Komunitas perpustakaan perguruan tinggi di bawah naungan Kemenag ini juga aktif menggalang dana bantuan dari pihak lain. Sumbangan-sumbangan tersebut kemudian dibelikan berbagai perlengkapan kebutuhan pengungsi, seperti tikar, terpal, beras, minyak, susu dan popok bayi, alat mandi, obat-obatan, dan mie instan. Perlengkapan tersebut kemudian dibawa ke desa Penyambuan dan desa Gangga, dua desa yang ada di Kabupaten Lombok Utara yang terdampak gempa serius. Di daerah ini 90% bangunan roboh, dengan jumlah pengungsi sekitar 400an jiwa lebih.

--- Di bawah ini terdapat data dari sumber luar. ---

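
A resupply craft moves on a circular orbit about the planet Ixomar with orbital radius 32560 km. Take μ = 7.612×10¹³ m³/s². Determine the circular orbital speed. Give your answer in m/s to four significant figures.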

Saat serah terima bantuan, Fahrurrizi, S.Sos. (pustakawan UIN Mataram), menyampaikan salam hangat dari teman-teman APPTIS, dan harapan agar sumbangan yang diberikan dapat meringankan beban para pengungsi di kedua desa yang terdampak.

Walaupun rangkaian gempa bumi Lombok belum bisa diketahui kapan akan berakhir, namun semangat saling membantu yang ditunjukkan oleh anggota APPTIS menunjukkan pesan tersirat. Pesan tersebut adalah bencana bisa datang dimana saja dan kapan saja, namun selama kita merasa satu iman, bersaudara, dan saling berempati, maka pertolongan bisa datang dari mana saja dan dari siapa saja.